Wednesday, January 20, 2010

GlaxoSmithKline sets a great example.

The Guardian is featuring an article about GSK's CEO, Andrew Witty, who recently announced that GSK will open its internal research findings on malaria drugs to the global health community to hopefully expedite the search for a cure. It's a brilliant move on GSK's part and it clearly showcases the power of disciplined corporate social responsibility as a management philosophy. Given the time consuming, capital intensive, and complex trial and error research approach with a variable hit ratio that yields successful drugs, it makes sense from a moral, ethical, financial, and strategic perspective to release this data. GSK doesn't have the time, money, or will to bark up the 13,000 research leads it is releasing to the world, yet, releasing them undoubtedly increases the chances of producing aproduct that can measurably improve peoples lives. It's a win-win of the best sort.

Pharma has long been in a bind. They perform an invaluable service to humanity and have been doing so for the most honest of motives, profit. Regressives, left-wingers, and even some liberals have long wallowed in the sea of their ignorance of basic economics and shamelessly hounded pharma for "not doing enough." Well, given the FDA has increased the barriers to research through insane bureaucratic standardization, that pharma is inherently a high risk, high reward industry, and that profits reaped are in part needed to sustain these various research initiatives since most flop, pharma has had to be judicious in guarding their intellectual property. GSK gets a huge image improvement, paves the way for pharma to reassess how they manage their internal research flows, shuts up the ignorant lefties(wishful thinking), helps sick populations, and allows itself to focus on drugs with high profit returns that can sustain the cycle.

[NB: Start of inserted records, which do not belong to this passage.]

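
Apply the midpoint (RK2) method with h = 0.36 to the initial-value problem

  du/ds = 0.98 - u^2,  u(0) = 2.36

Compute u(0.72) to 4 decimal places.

Midpoint: k1 = f(s_n, u_n); k2 = f(s_n + h/2, u_n + (h/2)·k1); u_{n+1} = u_n + h·k2.
s=0.000000, u=2.360000:
  k1 = f(0.000000, 2.360000) = -4.589600
  k2 = f(0.180000, 1.533872) = -1.372763
  u ← 2.360000 + 0.36·(-1.372763) = 1.865805
s=0.360000, u=1.865805:
  k1 = f(0.360000, 1.865805) = -2.501229
  k2 = f(0.540000, 1.415584) = -1.023878
  u ← 1.865805 + 0.36·(-1.023878) = 1.497209
u(0.72) ≈ 1.4972

1.4972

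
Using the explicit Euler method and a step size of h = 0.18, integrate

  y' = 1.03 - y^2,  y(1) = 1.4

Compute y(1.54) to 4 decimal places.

1.0941

Euler: y_{n+1} = y_n + h·f(s_n, y_n).
s=1.000000, y=1.400000: f=-0.930000 → y ← 1.400000 + 0.18·(-0.930000) = 1.232600
s=1.180000, y=1.232600: f=-0.489303 → y ← 1.232600 + 0.18·(-0.489303) = 1.144526
s=1.360000, y=1.144526: f=-0.279939 → y ← 1.144526 + 0.18·(-0.279939) = 1.094137
y(1.54) ≈ 1.0941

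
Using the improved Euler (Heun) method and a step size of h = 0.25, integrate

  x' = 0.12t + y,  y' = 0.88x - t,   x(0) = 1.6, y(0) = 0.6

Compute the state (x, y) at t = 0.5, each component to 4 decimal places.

2.0849, 1.2656

Heun on (x,y): k1 = f(t_n, state_n); k2 = f(t_n + h, state_n + h·k1); state_{n+1} = state_n + (h/2)·(k1 + k2).
0.000000: (1.600000, 0.600000)
  k1 = (0.600000, 1.408000)
  predictor → (1.750000, 0.952000)
  k2 = (0.982000, 1.290000)
  → (1.797750, 0.937250)
0.250000: (1.797750, 0.937250)
  k1 = (0.967250, 1.332020)
  predictor → (2.039563, 1.270255)
  k2 = (1.330255, 1.294815)
  → (2.084938, 1.265604)
(x(0.5), y(0.5)) ≈ (2.0849, 1.2656)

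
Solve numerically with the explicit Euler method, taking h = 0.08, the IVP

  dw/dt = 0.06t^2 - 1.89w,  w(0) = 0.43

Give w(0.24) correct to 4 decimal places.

0.2631

Euler: w_{n+1} = w_n + h·f(t_n, w_n).
t=0.000000, w=0.430000: f=-0.812700 → w ← 0.430000 + 0.08·(-0.812700) = 0.364984
t=0.080000, w=0.364984: f=-0.689436 → w ← 0.364984 + 0.08·(-0.689436) = 0.309829
t=0.160000, w=0.309829: f=-0.584041 → w ← 0.309829 + 0.08·(-0.584041) = 0.263106
w(0.24) ≈ 0.2631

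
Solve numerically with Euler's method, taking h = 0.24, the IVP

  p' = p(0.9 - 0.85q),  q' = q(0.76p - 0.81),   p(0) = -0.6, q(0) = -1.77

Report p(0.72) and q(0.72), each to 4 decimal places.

-1.9093, -0.4308

Euler on (p,q): p_{n+1} = p_n + h·p', q_{n+1} = q_n + h·q'.
0.000000: (-0.600000, -1.770000); f=(-1.442700, 2.240820) → (-0.946248, -1.232203)
0.240000: (-0.946248, -1.232203); f=(-1.842698, 1.884222) → (-1.388495, -0.779990)
0.480000: (-1.388495, -0.779990); f=(-2.170207, 1.454881) → (-1.909345, -0.430818)
(p(0.72), q(0.72)) ≈ (-1.9093, -0.4308)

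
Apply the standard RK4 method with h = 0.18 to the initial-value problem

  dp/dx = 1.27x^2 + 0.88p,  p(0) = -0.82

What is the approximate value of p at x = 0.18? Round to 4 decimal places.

-0.9582

RK4: k1 = f(x_n, p_n); k2 = f(x_n + h/2, p_n + (h/2)·k1); k3 = f(x_n + h/2, p_n + (h/2)·k2); k4 = f(x_n + h, p_n + h·k3); p_{n+1} = p_n + (h/6)·(k1 + 2k2 + 2k3 + k4).
x=0.000000, p=-0.820000:
  k1 = f(0.000000, -0.820000) = -0.721600
  k2 = f(0.090000, -0.884944) = -0.768464
  k3 = f(0.090000, -0.889162) = -0.772175
  k4 = f(0.180000, -0.958992) = -0.802765
  p ← -0.820000 + (0.18/6)·(k1 + 2k2 + 2k3 + k4) = -0.958169
p(0.18) ≈ -0.9582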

In an age of changing consumer expectations, increased corporate transparency, and broader stakeholder constituency awareness, the werewolf has long realzied that the opportunity of a well integrated CSR strategy, and the upside it presents to the bottom-line, is too important to leave to the anti-capitalistic, self-loathing do-gooders who frequently claim to be stewards of CSR. They are the enemy. Capitalism and free-markets are the path to humanity's prosperity. CSR, properly executed, reaffirms that very notion.

1 comment:

  1. I agree. Having worked in pharma and built economic models to help companies prioritize pipeline products, I can honestly say that it is disheartening to know that necessary treatments may never reach the market for the sole reason that they are not as profitable. Thumbs up to GSK.